Oh, and this is a laugher, too:
The primary vulnerabilities on PCs are not due to Microsoft programs, but rather third-party programsBut those third party programs are exposing holes in the underlying OS protection. Besides, it also fails to note that most Mac "vulnerabilities" are due to the third-party BSD Unix system that Mac OS X is built on, many of which's utilities are rarely, if ever, used by most desktop users.
Safari is 3rd party? I thought Apple created Safari For three years in a row Safari has led to OSX being the first machine hacked in the pawn2own contest. I guess if that's 3rd party IE must be 3rd party for windows as well.
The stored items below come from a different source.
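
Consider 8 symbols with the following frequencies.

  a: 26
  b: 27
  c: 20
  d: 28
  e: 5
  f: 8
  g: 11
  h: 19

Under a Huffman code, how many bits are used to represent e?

5

Repeatedly merge the two smallest:
combine e(5), f(8) → 13
combine g(11), 13 → 24
combine h(19), c(20) → 39
combine 24, a(26) → 50
combine b(27), d(28) → 55
combine 39, 50 → 89
combine 55, 89 → 144
e's leaf is at depth 5, giving a 5-bit codeword.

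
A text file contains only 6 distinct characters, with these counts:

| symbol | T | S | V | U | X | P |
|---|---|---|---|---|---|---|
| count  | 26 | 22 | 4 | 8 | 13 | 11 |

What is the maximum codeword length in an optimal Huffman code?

Merge the two lowest-weight nodes at each step:
combine V(4), U(8) → 12
combine P(11), 12 → 23
combine X(13), S(22) → 35
combine 23, T(26) → 49
combine 35, 49 → 84
The first pair merged (V, U) ends up deepest, at depth 4.

4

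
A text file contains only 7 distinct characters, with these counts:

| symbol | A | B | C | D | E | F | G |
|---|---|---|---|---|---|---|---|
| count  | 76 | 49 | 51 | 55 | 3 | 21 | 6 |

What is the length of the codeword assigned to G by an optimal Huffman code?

5

Repeatedly merge the two smallest:
merge E(3) and G(6): 9
merge 9 and F(21): 30
merge 30 and B(49): 79
merge C(51) and D(55): 106
merge A(76) and 79: 155
merge 106 and 155: 261
G's leaf is at depth 5, giving a 5-bit codeword.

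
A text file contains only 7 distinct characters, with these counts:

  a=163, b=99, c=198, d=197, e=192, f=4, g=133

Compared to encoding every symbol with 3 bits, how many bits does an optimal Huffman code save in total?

292

Fixed-length: 3 bits × 986 symbols = 2958 bits.
Huffman merges:
merge f(4) and b(99): 103
merge 103 and g(133): 236
merge a(163) and e(192): 355
merge d(197) and c(198): 395
merge 236 and 355: 591
merge 395 and 591: 986
Huffman total = 103 + 236 + 355 + 395 + 591 + 986 = 2666 bits.
Saving = 2958 − 2666 = 292 bits.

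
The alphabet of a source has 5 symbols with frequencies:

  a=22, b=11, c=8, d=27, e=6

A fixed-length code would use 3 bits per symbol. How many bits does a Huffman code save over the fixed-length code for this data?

62

Fixed-length: 3 bits × 74 symbols = 222 bits.
Huffman merges:
merge e(6) and c(8): 14
merge b(11) and 14: 25
merge a(22) and 25: 47
merge d(27) and 47: 74
Huffman total = 14 + 25 + 47 + 74 = 160 bits.
Saving = 222 − 160 = 62 bits.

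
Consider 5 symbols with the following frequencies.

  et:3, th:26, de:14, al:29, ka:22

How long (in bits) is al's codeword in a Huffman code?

Huffman merges, smallest pair first:
combine et(3), de(14) → 17
combine 17, ka(22) → 39
combine th(26), al(29) → 55
combine 39, 55 → 94
al sits 2 levels below the root, so its codeword is 2 bits.

2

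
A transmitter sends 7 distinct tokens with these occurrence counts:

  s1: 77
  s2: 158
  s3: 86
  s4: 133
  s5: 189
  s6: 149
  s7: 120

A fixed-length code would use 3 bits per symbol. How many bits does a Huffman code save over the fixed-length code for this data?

189

Fixed-length: 3 bits × 912 symbols = 2736 bits.
Huffman merges:
merge s1(77) and s3(86): 163
merge s7(120) and s4(133): 253
merge s6(149) and s2(158): 307
merge 163 and s5(189): 352
merge 253 and 307: 560
merge 352 and 560: 912
Huffman total = 163 + 253 + 307 + 352 + 560 + 912 = 2547 bits.
Saving = 2736 − 2547 = 189 bits.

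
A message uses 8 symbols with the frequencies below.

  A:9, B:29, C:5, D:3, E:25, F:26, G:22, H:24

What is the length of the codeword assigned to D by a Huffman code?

Build the tree from the bottom:
merge D(3) and C(5): 8
merge 8 and A(9): 17
merge 17 and G(22): 39
merge H(24) and E(25): 49
merge F(26) and B(29): 55
merge 39 and 49: 88
merge 55 and 88: 143
The subtree containing D is merged 5 times, so code length = 5.

5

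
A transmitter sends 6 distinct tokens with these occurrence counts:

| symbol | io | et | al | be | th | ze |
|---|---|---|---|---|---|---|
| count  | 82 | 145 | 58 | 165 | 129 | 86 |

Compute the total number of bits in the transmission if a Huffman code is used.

Greedily combine the two least-frequent nodes:
al(58) + io(82) → 140
ze(86) + th(129) → 215
140 + et(145) → 285
be(165) + 215 → 380
285 + 380 → 665
Each symbol's bit-cost is frequency × depth; summing gives 1685 bits (equivalently 140 + 215 + 285 + 380 + 665).

1685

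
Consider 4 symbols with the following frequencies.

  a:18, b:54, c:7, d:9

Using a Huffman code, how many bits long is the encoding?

Merge the two smallest weights repeatedly:
combine c(7), d(9) → 16
combine 16, a(18) → 34
combine 34, b(54) → 88
Each symbol's bit-cost is frequency × depth; summing gives 138 bits (equivalently 16 + 34 + 88).

138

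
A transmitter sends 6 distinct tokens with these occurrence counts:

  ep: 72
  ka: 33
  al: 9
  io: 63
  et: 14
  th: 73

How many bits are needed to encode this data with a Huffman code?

Greedily combine the two least-frequent nodes:
merge al(9) and et(14): 23
merge 23 and ka(33): 56
merge 56 and io(63): 119
merge ep(72) and th(73): 145
merge 119 and 145: 264
Each symbol's bit-cost is frequency × depth; summing gives 607 bits (equivalently 23 + 56 + 119 + 145 + 264).

607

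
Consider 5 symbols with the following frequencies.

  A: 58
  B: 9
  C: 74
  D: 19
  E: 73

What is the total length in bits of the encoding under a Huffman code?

Build the Huffman tree bottom-up:
merge B(9) and D(19): 28
merge 28 and A(58): 86
merge E(73) and C(74): 147
merge 86 and 147: 233
The encoded length is the sum of every internal node's weight: 28 + 86 + 147 + 233 = 494 bits.

494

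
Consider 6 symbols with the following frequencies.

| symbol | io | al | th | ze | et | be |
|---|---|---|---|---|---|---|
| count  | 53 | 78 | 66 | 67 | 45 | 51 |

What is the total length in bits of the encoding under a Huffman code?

Greedily combine the two least-frequent nodes:
combine et(45), be(51) → 96
combine io(53), th(66) → 119
combine ze(67), al(78) → 145
combine 96, 119 → 215
combine 145, 215 → 360
Each symbol's bit-cost is frequency × depth; summing gives 935 bits (equivalently 96 + 119 + 145 + 215 + 360).

935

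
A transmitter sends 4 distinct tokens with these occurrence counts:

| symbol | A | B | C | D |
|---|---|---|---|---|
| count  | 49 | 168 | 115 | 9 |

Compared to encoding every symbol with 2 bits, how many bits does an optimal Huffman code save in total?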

Exactly. The report from Secunia points this out explicitly with the following comment:
The above graph is not an indication of the individual vendors security, as it is not possible to compare the vendors based on number of vulnerabilities alone. To assess the performance of vendors in terms of vulnerabilities one should rather look at the changes in the type of vulnerabilities, code quality, handling of vulnerability reports, ability to update users, quality of patches, ability to communicate to end users, number of products, complexity of product portfolio, and other factors which cannot be read out of mere aggregate numbers.Simply quoting raw numbers measuring one narrow graph is meaningless. It is necessary to take all the rest of those factors into consideration.
I'd agree in general; however, Apple released a patch just a few weeks ago that contained something like 35 arbitrary code execution vulnerabilities in their Safari browser. ACE holes are particularly nasty, as the hacker can end up doing anything they want. And with those holes being in Safari, it means simply browsing to a website could compromise your entire system.